É desnecessário escrever que
jamais um líder do PSD teria chegado a primeiro-ministro apoiado em acordos tão
vagos quanto aqueles que o PS firmou na presente legislatura. E mais
desnecessário ainda será lembrar que teríamos manifestações diárias,
observadores internacionais e a Amnistia Internacional todos em transe com a
subversão do regime caso a nossa primeira-ministra sombra fosse não de
extrema-esquerda mas sim de extrema-direita.
Mas sendo tudo isto óbvio
temos de acrescentar um outro elemento, um elemento que permite a António Costa
falar como se apenas contasse com a sua esperteza. O elemento José Sócrates.
Sim, eu sei que parece mal referir Sócrates. Os socialistas ficam como que com
uma nevralgia mal ouvem esse nome. E os seu colegas radicais esses parecem
sofrer de engasgo súbito à simples menção do nome do antigo primeiro-ministro.
Mas fazem mal pois devem-lhe
muito. Muitíssimo mesmo. Devem-lhe o poder fazer de conta que a falência em
2011, o crescimento da despesa pública, o endividamento crescente do país…
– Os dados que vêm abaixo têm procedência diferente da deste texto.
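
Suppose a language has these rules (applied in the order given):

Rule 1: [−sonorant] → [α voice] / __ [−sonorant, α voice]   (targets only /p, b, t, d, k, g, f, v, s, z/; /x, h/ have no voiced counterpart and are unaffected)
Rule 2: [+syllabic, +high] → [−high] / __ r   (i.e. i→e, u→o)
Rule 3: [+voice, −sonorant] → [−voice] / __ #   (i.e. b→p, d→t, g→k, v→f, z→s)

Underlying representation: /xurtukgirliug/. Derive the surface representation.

Rule 1 (regressive voicing assimilation): /k/ precedes the voiced obstruent /g/, so it voices to [g] by assimilation. /xurtukgirliug/ → xurtuggirliug.
Rule 2 (pre-rhotic lowering): /u/ is a high vowel immediately before /r/, so it lowers to [o]. /i/ is a high vowel immediately before /r/, so it lowers to [e]. /xurtuggirliug/ → xortuggerliug.
Rule 3 (final devoicing): /g/ is a voiced obstruent in word-final position, so it devoices to [k]. /xortuggerliug/ → xortuggerliuk.

xortuggerliuk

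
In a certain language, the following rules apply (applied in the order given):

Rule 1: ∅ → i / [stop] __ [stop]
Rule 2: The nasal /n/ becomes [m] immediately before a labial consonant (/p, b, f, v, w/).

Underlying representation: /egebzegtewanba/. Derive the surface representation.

Rule 1 (stop-cluster i-epenthesis): /g/ and /t/ form a stop–stop cluster, so [i] is inserted between them. /egebzegtewanba/ → egebzegitewanba.
Rule 2 (nasal place assimilation): /n/ precedes the labial consonant /b/, so it assimilates in place to [m]. /egebzegitewanba/ → egebzegitewamba.

egebzegitewamba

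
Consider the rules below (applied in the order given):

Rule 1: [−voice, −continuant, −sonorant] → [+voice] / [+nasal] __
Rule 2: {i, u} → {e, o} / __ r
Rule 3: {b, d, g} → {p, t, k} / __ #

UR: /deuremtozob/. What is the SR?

Rule 1 (post-nasal voicing): /t/ is a voiceless stop immediately after the nasal /m/, so it voices to [d]. /deuremtozob/ → deuremdozob.
Rule 2 (pre-rhotic lowering): /u/ is a high vowel immediately before /r/, so it lowers to [o]. /deuremdozob/ → deoremdozob.
Rule 3 (final devoicing): /b/ is a voiced stop in word-final position, so it devoices to [p]. /deoremdozob/ → deoremdozop.

deoremdozop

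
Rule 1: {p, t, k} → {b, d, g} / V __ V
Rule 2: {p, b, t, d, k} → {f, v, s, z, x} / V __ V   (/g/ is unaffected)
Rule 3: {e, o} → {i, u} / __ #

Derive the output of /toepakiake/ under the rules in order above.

toevagiagi

Rule 1 (intervocalic voicing): /p/ is a voiceless stop between vowels /e/ and /a/, so it voices to [b]. /k/ is a voiceless stop between vowels /a/ and /i/, so it voices to [g]. /k/ is a voiceless stop between vowels /a/ and /e/, so it voices to [g]. /toepakiake/ → toebagiage.
Rule 2 (intervocalic spirantization): /b/ is a stop between vowels /e/ and /a/, so it spirantizes to the fricative [v]. /toebagiage/ → toevagiage.
Rule 3 (final vowel raising): /e/ is a mid vowel in word-final position, so it raises to [i]. /toevagiage/ → toevagiagi.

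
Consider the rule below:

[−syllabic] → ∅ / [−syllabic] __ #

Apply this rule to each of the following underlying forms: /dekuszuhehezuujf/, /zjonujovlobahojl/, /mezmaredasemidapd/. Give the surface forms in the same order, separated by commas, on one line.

/dekuszuhehezuujf/: /f/ is the second consonant of a word-final cluster /jf/, so it deletes. → [dekuszuhehezuuj].
/zjonujovlobahojl/: /l/ is the second consonant of a word-final cluster /jl/, so it deletes. → [zjonujovlobahoj].
/mezmaredasemidapd/: /d/ is the second consonant of a word-final cluster /pd/, so it deletes. → [mezmaredasemidap].

dekuszuhehezuuj, zjonujovlobahoj, mezmaredasemidap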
resultaram das estapafúrdias circunstâncias de vida privada do antigo dirigente
socialista e não das políticas sufragadas pelos actuais dirigentes do PS.
Entre o pícaro dos envelopes
com garrafas, o curso assim assim, o livro escrito assim assado e o enredo das
transferências do amigo Silva deixámos de analisar e avaliar o que foi a
governação PS. Ao fulanizar-se em Sócrates o ónus dessa governação isentaram-se
de responsabilidades os governantes da época e as opções por que foram
responsáveis. Opções populistas, como o aumento da função pública em 2009,
opções demagógicas como as vias sem custos para o utilizador, opções patéticas
como rendas atribuídas às PPP. Foram essas opções e não as férias de Sócrates
em Formentera ou o apartamento em Paris que nos levaram a ter de fazer o pedido
de ajuda.
Resguardados no biombo do
“parece mal” e do “não falo de assuntos que estão em investigação”, socialistas
e seus compagnons preservaram-se de ser confrontados com as
políticas da sua governação. E agora aí andam felizes e impantes a repetir a
mesma receita com as mesmas técnicas porque a receita não foi posta em causa.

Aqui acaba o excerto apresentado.